In contrast, simulation methods that do not rely on assumptions such as empirical modeling and parameter fitting (first principle methods) provide high fidelity but are computationally demanding. For example, density function theory (DFT), a first principles method widely used, exhibits cubic scaling with system size, limiting its predictive ability at small scales.

Hybrid approach based on deep learning

The research team is now presenting a new simulation method called the Materials Learning Algorithms (MALA) software stack. In computer science, a software stack is a collection of algorithms and software components combined to create a software application to solve a specific problem. Lenz Fiedler, Ph.D. student and lead developer of MALA at CASUS, explains, “MALA integrates machine learning with a physics-based approach to predict the electronic structure of materials. MALA uses a hybrid approach, using an established machine learning method called deep learning to accurately predict local quantities, complemented by a physics algorithm to quantify the sum of global importance.”

The MALA software stack takes the arrangement of atoms in space as input and generates fingerprints known as bispectral components, which encode the spatial arrangement of atoms around Cartesian lattice points. Machine learning models in MALA are trained to predict electronic structures based on this atomic environment. A significant advantage of MALA is the ability of its machine learning models to be independent of system size, allowing them to be trained on data from small systems and deployed at any scale.

In their publication, the research team showcases the extraordinary effectiveness of this strategy. They achieve accelerations of more than 1,000 times for smaller system sizes, consisting of several thousand atoms, compared to conventional algorithms. Next, the team demonstrated MALA’s ability to accurately perform electronic structure calculations on a large scale, involving more than 100,000 atoms. Notably, this achievement was achieved with modest computational effort, revealing the limitations of conventional DFT codes.

Attila Cangi, Acting Head of the Department of Materials in Extreme Conditions at CASUS, explains: “As system size increases and more atoms are involved, DFT calculations become impractical, while MALA’s speed advantage continues to grow. MALA’s main breakthrough lies in its ability to operate in the environment local atoms, enabling accurate numerical predictions that are minimally affected by system size. This breakthrough achievement opens up computational possibilities that were once thought unattainable.”

A push for applied research is expected

Cangi aims to push the boundaries of electronic structure computation by leveraging machine learning: “We anticipate that MALA will trigger a transformation in electronic structure computation, as we now have a method to simulate much larger systems at unprecedented speed. In the future, researchers will be able to address a variety of societal challenges based on significantly improved baselines, including developing new vaccines and new materials for energy storage, conducting large-scale simulations of semiconductor devices, studying material defects, and exploring chemical reactions to convert the atmospheric greenhouse gas carbon dioxide into climate-friendly minerals.”

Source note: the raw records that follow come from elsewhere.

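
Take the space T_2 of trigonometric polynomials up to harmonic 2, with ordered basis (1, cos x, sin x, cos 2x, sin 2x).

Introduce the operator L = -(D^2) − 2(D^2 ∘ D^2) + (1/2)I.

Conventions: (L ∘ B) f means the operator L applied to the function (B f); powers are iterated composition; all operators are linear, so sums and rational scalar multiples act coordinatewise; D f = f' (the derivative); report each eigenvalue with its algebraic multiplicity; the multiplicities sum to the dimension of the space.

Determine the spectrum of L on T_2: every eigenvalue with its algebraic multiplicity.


image of 1: 1/2
image of cos x: -(1/2)cos x
image of sin x: -(1/2)sin x
image of cos 2x: -(55/2)cos 2x
image of sin 2x: -(55/2)sin 2x
the matrix is diagonal; its diagonal is (1/2, -1/2, -1/2, -55/2, -55/2)
for a triangular matrix the eigenvalues are the diagonal entries, with algebraic multiplicity their repetition count

λ = -55/2 (multiplicity 2), λ = -1/2 (multiplicity 2), λ = 1/2 (multiplicity 1)


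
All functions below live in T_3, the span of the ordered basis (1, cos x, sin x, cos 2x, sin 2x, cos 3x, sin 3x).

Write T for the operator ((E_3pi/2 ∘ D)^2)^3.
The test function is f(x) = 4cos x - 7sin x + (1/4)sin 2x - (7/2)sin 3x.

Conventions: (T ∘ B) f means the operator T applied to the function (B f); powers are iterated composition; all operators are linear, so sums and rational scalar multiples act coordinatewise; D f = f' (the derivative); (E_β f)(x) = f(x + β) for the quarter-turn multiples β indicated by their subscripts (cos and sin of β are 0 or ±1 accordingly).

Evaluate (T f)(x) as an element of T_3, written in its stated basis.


D f = -7cos x - 4sin x + (1/2)cos 2x - (21/2)cos 3x
E_3pi/2 D f = 4cos x - 7sin x - (1/2)cos 2x + (21/2)sin 3x
D (E_3pi/2 ∘ D) f = -7cos x - 4sin x + sin 2x + (63/2)cos 3x
E_3pi/2 D (E_3pi/2 ∘ D) f = 4cos x - 7sin x - sin 2x - (63/2)sin 3x
D (E_3pi/2 ∘ D)^2 f = -7cos x - 4sin x - 2cos 2x - (189/2)cos 3x
E_3pi/2 D (E_3pi/2 ∘ D)^2 f = 4cos x - 7sin x + 2cos 2x + (189/2)sin 3x
D (E_3pi/2 ∘ D) (E_3pi/2 ∘ D)^2 f = -7cos x - 4sin x - 4sin 2x + (567/2)cos 3x
E_3pi/2 D (E_3pi/2 ∘ D) (E_3pi/2 ∘ D)^2 f = 4cos x - 7sin x + 4sin 2x - (567/2)sin 3x
D (E_3pi/2 ∘ D)^2 (E_3pi/2 ∘ D)^2 f = -7cos x - 4sin x + 8cos 2x - (1701/2)cos 3x
E_3pi/2 D (E_3pi/2 ∘ D)^2 (E_3pi/2 ∘ D)^2 f = 4cos x - 7sin x - 8cos 2x + (1701/2)sin 3x
D (E_3pi/2 ∘ D) (E_3pi/2 ∘ D)^2 (E_3pi/2 ∘ D)^2 f = -7cos x - 4sin x + 16sin 2x + (5103/2)cos 3x
E_3pi/2 D (E_3pi/2 ∘ D) (E_3pi/2 ∘ D)^2 (E_3pi/2 ∘ D)^2 f = 4cos x - 7sin x - 16sin 2x - (5103/2)sin 3x

g(x) = 4cos x - 7sin x - 16sin 2x - (5103/2)sin 3x


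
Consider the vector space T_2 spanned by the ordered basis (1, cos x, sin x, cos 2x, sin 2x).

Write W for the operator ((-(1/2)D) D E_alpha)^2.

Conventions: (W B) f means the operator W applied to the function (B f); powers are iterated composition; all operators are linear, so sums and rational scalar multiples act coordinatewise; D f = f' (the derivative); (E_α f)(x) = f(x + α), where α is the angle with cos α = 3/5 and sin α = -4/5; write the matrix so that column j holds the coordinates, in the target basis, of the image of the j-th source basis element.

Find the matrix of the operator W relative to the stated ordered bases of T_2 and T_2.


the matrix is [[0, 0, 0, 0, 0]; [0, -7/100, -6/25, 0, 0]; [0, 6/25, -7/100, 0, 0]; [0, 0, 0, -2108/625, 1344/625]; [0, 0, 0, -1344/625, -2108/625]] (rows listed top to bottom)

image of 1: 0
image of cos x: -(7/100)cos x + (6/25)sin x
image of sin x: -(6/25)cos x - (7/100)sin x
image of cos 2x: -(2108/625)cos 2x - (1344/625)sin 2x
image of sin 2x: (1344/625)cos 2x - (2108/625)sin 2x
each image's coordinates form column j of the matrix


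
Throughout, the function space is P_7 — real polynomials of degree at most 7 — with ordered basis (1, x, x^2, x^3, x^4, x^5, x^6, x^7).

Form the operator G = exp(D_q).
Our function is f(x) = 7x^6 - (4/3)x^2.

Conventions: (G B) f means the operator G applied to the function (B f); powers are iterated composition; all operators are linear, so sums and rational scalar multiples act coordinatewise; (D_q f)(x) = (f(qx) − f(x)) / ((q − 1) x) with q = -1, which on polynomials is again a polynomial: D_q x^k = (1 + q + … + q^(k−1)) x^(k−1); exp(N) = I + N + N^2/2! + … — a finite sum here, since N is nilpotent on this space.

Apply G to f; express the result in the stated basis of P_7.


the series for exp(D_q) f terminates at order 0
exp(D_q) f = 7x^6 - (4/3)x^2

the result is g(x) = 7x^6 - (4/3)x^2


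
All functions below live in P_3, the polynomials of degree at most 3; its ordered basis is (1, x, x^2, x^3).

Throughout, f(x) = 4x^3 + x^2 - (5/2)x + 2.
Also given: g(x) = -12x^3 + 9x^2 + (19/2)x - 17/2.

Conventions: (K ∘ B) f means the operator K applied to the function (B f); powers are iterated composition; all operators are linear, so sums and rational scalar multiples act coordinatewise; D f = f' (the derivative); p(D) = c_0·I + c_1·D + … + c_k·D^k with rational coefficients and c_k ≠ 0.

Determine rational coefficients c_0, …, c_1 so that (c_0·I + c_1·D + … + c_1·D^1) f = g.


c_0 = -3, c_1 = 1

D^0 f = 4x^3 + x^2 - (5/2)x + 2
D^1 f = 12x^2 + 2x - 5/2
matching coefficients of g against c_0 f + c_1 Df + … from the top degree down determines the c_i
solution: c_0 = -3, c_1 = 1


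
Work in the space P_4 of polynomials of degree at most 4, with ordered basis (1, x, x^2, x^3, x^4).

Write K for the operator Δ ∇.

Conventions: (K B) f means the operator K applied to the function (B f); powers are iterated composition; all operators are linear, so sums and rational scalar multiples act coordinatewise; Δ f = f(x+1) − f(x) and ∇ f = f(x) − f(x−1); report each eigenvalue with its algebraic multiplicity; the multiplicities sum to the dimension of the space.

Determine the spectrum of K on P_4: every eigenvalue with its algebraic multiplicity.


λ = 0 (multiplicity 5)

image of 1: 0
image of x: 0
image of x^2: 2
image of x^3: 6x
image of x^4: 12x^2 + 2
the matrix is upper triangular; its diagonal is (0, 0, 0, 0, 0)
for a triangular matrix the eigenvalues are the diagonal entries, with algebraic multiplicity their repetition count


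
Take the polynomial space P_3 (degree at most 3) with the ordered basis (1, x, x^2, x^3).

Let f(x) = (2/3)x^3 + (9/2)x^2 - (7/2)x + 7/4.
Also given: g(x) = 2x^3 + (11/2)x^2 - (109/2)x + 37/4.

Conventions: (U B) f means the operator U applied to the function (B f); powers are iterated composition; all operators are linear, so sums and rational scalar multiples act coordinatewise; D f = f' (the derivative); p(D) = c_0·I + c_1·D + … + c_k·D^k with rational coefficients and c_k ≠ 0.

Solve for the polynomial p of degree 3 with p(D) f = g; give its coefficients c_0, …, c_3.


D^0 f = (2/3)x^3 + (9/2)x^2 - (7/2)x + 7/4
D^1 f = 2x^2 + 9x - 7/2
D^2 f = 4x + 9
D^3 f = 4
matching coefficients of g against c_0 f + c_1 Df + … from the top degree down determines the c_i
solution: c_0 = 3, c_1 = -4, c_2 = -2, c_3 = 2

p(D) = 3·I − 4·D − 2·D^2 + 2·D^3, i.e. c_0 = 3, c_1 = -4, c_2 = -2, c_3 = 2


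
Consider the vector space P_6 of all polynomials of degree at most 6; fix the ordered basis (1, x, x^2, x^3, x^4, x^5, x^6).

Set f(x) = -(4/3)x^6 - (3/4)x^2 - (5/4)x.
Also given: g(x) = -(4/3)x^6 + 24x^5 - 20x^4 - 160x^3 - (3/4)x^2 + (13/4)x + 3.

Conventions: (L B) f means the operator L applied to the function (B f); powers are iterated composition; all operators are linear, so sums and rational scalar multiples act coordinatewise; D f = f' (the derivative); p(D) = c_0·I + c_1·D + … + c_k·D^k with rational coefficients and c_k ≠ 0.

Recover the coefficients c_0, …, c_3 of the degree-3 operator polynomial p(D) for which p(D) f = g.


p(D) = I − 3·D + (1/2)·D^2 + D^3, i.e. c_0 = 1, c_1 = -3, c_2 = 1/2, c_3 = 1

D^0 f = -(4/3)x^6 - (3/4)x^2 - (5/4)x
D^1 f = -8x^5 - (3/2)x - 5/4
D^2 f = -40x^4 - 3/2
D^3 f = -160x^3
matching coefficients of g against c_0 f + c_1 Df + … from the top degree down determines the c_i
solution: c_0 = 1, c_1 = -3, c_2 = 1/2, c_3 = 1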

In addition, the MALA approach is well suited for high performance computing (HPC). As system size increases, MALA enables independent processing on the computing network it uses, effectively leveraging the resources of the HPC, particularly the graphics processing unit. Siva Rajamanickam, staff scientist and parallel computing expert at Sandia National Laboratory, explains, “The MALA algorithm for electronic structure calculations maps well to modern HPC systems with distributed accelerators. The ability to decompose jobs and execute in parallel different network points across different accelerators makes MALA is an ideal match for scalable machine learning on HPC resources, delivering unparalleled speed and efficiency in electronic structure calculations.”

In addition to development partners HZDR and Sandia National Laboratories, MALA is already employed by institutions and companies such as the Georgia Institute of Technology, North Carolina A&T State University, Sambanova Systems Inc., and Nvidia Corp.